LoRA is a parameter-efficient fine-tuning technique that injects trainable low-rank
matrices into pre-trained weights, typically around linear layers. Compared with
full-parameter fine-tuning, this reduces memory usage and compute cost substantially,
making RL fine-tuning of large models much more practical on limited hardware.

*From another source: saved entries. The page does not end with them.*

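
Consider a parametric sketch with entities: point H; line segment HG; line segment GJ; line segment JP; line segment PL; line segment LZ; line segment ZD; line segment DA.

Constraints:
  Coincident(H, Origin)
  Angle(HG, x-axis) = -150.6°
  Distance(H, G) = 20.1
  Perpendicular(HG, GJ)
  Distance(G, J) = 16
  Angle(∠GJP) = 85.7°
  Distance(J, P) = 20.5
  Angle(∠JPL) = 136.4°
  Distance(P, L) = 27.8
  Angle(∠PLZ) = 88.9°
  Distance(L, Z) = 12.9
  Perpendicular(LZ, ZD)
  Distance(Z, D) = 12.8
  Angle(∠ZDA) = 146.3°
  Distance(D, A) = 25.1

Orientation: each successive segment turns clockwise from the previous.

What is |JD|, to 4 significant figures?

29.64

∠PLZ = 88.9° gives LZ at -109.6° from the x-axis; with |LZ| = 12.9, Z = (15.23, -8.205). LZ ⟂ ZD, so ZD runs at 160.4°; with |ZD| = 12.8, D = (3.176, -3.911). Then |JD| = |D − J| = 29.64.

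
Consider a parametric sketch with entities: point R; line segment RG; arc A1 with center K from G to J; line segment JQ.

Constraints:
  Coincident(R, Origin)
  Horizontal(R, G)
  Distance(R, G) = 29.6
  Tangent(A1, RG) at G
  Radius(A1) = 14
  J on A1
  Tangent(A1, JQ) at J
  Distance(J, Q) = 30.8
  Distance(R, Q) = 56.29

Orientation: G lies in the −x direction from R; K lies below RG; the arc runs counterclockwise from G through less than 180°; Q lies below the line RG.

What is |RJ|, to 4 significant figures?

46.74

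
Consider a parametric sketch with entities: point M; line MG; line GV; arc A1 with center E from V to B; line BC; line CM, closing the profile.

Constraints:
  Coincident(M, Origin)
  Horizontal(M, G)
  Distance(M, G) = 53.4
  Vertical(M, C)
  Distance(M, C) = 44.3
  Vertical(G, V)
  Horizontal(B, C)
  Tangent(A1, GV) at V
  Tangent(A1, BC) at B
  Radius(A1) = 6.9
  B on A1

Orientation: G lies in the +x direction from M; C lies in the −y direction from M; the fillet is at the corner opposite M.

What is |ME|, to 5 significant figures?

59.674

M is at the origin; MG is horizontal with |MG| = 53.4 and G on the +x side, so G = (53.400, 0.0000). MC is vertical with |MC| = 44.3 and C on the −y side, so C = (0.0000, -44.300). The virtual corner opposite M is at (53.400, -44.300). A1 meets GV tangentially, so EV is at right angles to GV and tangency of A1 to BC means the radius EB is perpendicular to BC, with radius 6.9, so the center E sits 6.9 in from both sides at E = (46.500, -37.400). Then |ME| = |E − M| = 59.674.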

In AReaL, this is especially useful for:

- reinforcement learning with very large models, including 70B+ models, on relatively
  modest hardware such as 8 x 80 GB GPUs,
- enabling larger batch sizes because LoRA reduces training memory pressure,
- simplifying transfer and deployment because only the LoRA adapters need to be saved
  and shipped,
- \[Future\] fine-tune multiple LoRA adapters more efficiently in parallel for better
  hardware utilization (see RFC
  [#609](https://github.com/inclusionAI/AReaL/issues/609)).

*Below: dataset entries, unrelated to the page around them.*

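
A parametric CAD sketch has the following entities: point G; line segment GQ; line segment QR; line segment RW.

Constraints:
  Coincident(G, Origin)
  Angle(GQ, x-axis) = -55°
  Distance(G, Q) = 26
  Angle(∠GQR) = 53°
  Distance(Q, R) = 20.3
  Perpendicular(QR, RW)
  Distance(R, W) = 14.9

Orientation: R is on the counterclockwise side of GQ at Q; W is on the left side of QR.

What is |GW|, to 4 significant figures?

7.486

∠GQR = 53.0°, so QR runs at -55.0° + (180° − 53.0°) = 72.00° from the x-axis; with |QR| = 20.3, R = Q + 20.3·(cos 72.00°, sin 72.00°) = (21.19, -1.992). The perpendicularity gives RW at right angles to QR; with |RW| = 14.9 on the left of QR, W = R + 14.9·(-0.9511, 0.3090) = (7.015, 2.613). Then |GW| = |W − G| = 7.486.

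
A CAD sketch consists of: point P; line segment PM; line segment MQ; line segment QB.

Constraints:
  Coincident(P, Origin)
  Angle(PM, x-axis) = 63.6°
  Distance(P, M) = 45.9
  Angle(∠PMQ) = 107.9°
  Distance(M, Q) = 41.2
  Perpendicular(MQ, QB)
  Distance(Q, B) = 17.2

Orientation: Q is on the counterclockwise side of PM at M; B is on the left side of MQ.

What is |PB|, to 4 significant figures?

61.32

P is at the origin; PM runs at 63.6° with length 45.9, so M = 45.9·(cos 63.6°, sin 63.6°) = (20.41, 41.11). ∠PMQ = 107.9°, so MQ runs at 63.6° + (180° − 107.9°) = 135.7° from the x-axis; with |MQ| = 41.2, Q = M + 41.2·(cos 135.7°, sin 135.7°) = (-9.078, 69.89). MQ is perpendicular to QB; with |QB| = 17.2 on the left of MQ, B = Q + 17.2·(-0.6984, -0.7157) = (-21.09, 57.58). Then |PB| = |B − P| = 61.32.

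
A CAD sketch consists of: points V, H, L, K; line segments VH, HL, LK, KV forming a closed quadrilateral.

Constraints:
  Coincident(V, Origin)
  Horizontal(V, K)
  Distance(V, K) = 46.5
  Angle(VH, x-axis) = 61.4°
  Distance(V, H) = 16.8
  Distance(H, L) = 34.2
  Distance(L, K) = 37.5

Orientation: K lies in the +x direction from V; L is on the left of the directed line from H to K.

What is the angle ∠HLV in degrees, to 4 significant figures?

7.722°

V is at the origin; V and K share the same y with |VK| = 46.5 and K in +x, so K = (46.5, 0). VH runs at 61.4° with |VH| = 16.8, so H = (8.042, 14.75). L is determined by |HL| = 34.2 and |LK| = 37.5 together: it lies at the intersection of circle(H, 34.2) and circle(K, 37.5). With |HK| = 41.19, the foot of the radical line on HK is 17.72 from H and the perpendicular offset is √(34.2² − 17.72²) = 29.25. Taking the left-of-HK solution: L = (35.06, 35.71).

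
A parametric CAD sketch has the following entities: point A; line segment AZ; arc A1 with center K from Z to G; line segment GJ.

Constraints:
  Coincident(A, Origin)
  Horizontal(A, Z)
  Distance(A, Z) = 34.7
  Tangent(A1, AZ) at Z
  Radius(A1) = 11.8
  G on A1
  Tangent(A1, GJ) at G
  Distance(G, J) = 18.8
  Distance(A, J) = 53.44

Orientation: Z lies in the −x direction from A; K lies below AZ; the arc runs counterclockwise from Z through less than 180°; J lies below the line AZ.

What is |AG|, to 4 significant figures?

48.39

A is at the origin; A and Z share the same y with |AZ| = 34.7 and Z on the −x side, so Z = (-34.70, 0.000). Since A1 is tangent to AZ there, KZ ⟂ AZ, so K = Z + (0, -11.8) = (-34.70, -11.80). Since KG ⟂ GJ (tangency), |KJ| = √(11.8² + 18.8²) = 22.20 regardless of where G sits on A1. So J lies on both circle(A, 53.44) and circle(K, 22.20); the below-AZ intersection is J = (-42.30, -32.65). G is the foot of the tangent from J: G = (-46.24, -14.27).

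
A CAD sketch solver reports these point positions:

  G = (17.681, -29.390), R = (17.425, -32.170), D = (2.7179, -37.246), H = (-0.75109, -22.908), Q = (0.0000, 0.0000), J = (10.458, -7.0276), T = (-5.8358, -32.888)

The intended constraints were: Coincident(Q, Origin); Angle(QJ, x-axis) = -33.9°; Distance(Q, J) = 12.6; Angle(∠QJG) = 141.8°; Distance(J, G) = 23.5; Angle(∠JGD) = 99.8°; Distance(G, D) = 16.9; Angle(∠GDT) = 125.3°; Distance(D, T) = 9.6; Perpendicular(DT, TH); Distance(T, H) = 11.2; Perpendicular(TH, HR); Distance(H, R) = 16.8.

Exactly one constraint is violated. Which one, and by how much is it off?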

This guide explains how to enable LoRA in RL training and configure the related
parameters.

## Backend Support

The current LoRA support matrix in AReaL is:

| Engine   | vLLM | SGLang |
| -------- | ---- | ------ |
| FSDP2    | ✅   | ✅     |
| Megatron | ✅   | ❌     |
| Archon   | ❌   | ❌     |

**Example scripts:**

| Engine       | Example script                                    |
| ------------ | ------------------------------------------------- |
| FSDP2        | `examples/math/gsm8k_grpo_lora.yaml`              |
| Megatron     | `examples/math/gsm8k_grpo_megatron_lora.yaml`     |
| Megatron MoE | `examples/math/gsm8k_grpo_megatron_lora_moe.yaml` |

For Megatron + vLLM, AReaL now supports:

- LoRA fine-tuning on MoE architectures such as Qwen3 MoE with XCCL-based LoRA weight.
- Cross-node LoRA training when the Megatron and rollout groups span multiple nodes.

## Core LoRA Parameters

| Parameter         | What it controls                                                                                        | Typical values        |
| ----------------- | ------------------------------------------------------------------------------------------------------- | --------------------- |
| `use_lora`        | Enables LoRA fine-tuning mode.                                                                          | `true` / `false`      |
| `lora_rank` (`r`) | Rank of the low-rank adapters. Higher rank increases capacity and memory/compute cost.                  | `8`, `16`, `32`, `64` |
| `lora_alpha`      | LoRA scaling factor. Effective adapter scale is commonly thought of as proportional to `alpha / r`.     | `16`, `32`, `64`      |
| `target_modules`  | Which model submodules receive LoRA adapters. This is the most important architecture-specific setting. | e.g. \[`all-linear`\] |
| `peft_type`       | PEFT method type. In AReaL configs, this is LoRA.                                                       | `lora`                |

## Practical Notes

- Start with `r=16` or `r=32` for most models, then tune upward only if needed.
- Keep `target_modules` consistent with your model architecture naming.
- For Megatron backend, LoRA requires `megatron-bridge` instead of `mbridge`.